The tomb of a Goth warrior buried with a bent sword has been found in an early Christian basilica in Thessaloniki. It is the first burial of a soldier with weapons from this period ever discovered in the region of Macedonia.
The remains of the three-aisled basilica from the 5th century were discovered in 2010 during an archaeological survey in advance of subway construction. It had been built over a preceding chapel from the 4th century that is believed to be the oldest Christian church in Thessaloniki. Seven vaulted tombs were found under the south aisle. These must have been Christians of importance in the city to be honored with burial in the basilica.
One arch-shaped tomb contained the skeletal remains of the an adult man interred with weapons including a shield boss and spearhead. The best preserved of his weapons was his spatha, a short sword used by Roman cavalry in the late Imperial period(3rd-5th c.). It had been deliberately folded, an extremely rare phenomenon in urban Greece at this time. The practice was more common in Celtic and Germanic populations. Romans did not bend swords, and the practice of weapons burial is unusual in a Christian funerary context from this period. It was considered a pagan ritual, so finding them in a basilica grave is unexpected. It’s an indication of the high rank he probably held in the army.

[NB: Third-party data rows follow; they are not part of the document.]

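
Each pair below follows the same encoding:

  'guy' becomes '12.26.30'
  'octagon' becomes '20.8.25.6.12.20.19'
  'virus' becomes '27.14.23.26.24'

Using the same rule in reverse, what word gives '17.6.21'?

lap

The number is (letter's place in the alphabet, a=1) + 5.
Decoding 17.6.21: 17→(17−5)÷1=12=l, 6→(6−5)÷1=1=a, 21→(21−5)÷1=16=p.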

The bent sword is a clue that the soldier was a “Romanized Goth or from any other Germanic tribe who served as a mercenary (foederatus) in the imperial Roman forces,” Maniotis wrote in the email. The Latin word “foederatus” comes from “foedus,” a term describing a “treaty of mutual assistance between Rome and another nation,” Maniotis noted. “This treaty allowed the Germanic tribes to serve in the Roman Army as mercenaries, providing them with money, land and titles. [But] sometimes these foederati turned against the Romans.”
The archaeological team recently found ancient coins at the site, so they plan to use these, as well as the style of the sword’s pommel, or the knob on the handle, to figure out when this soldier lived, Maniotis noted.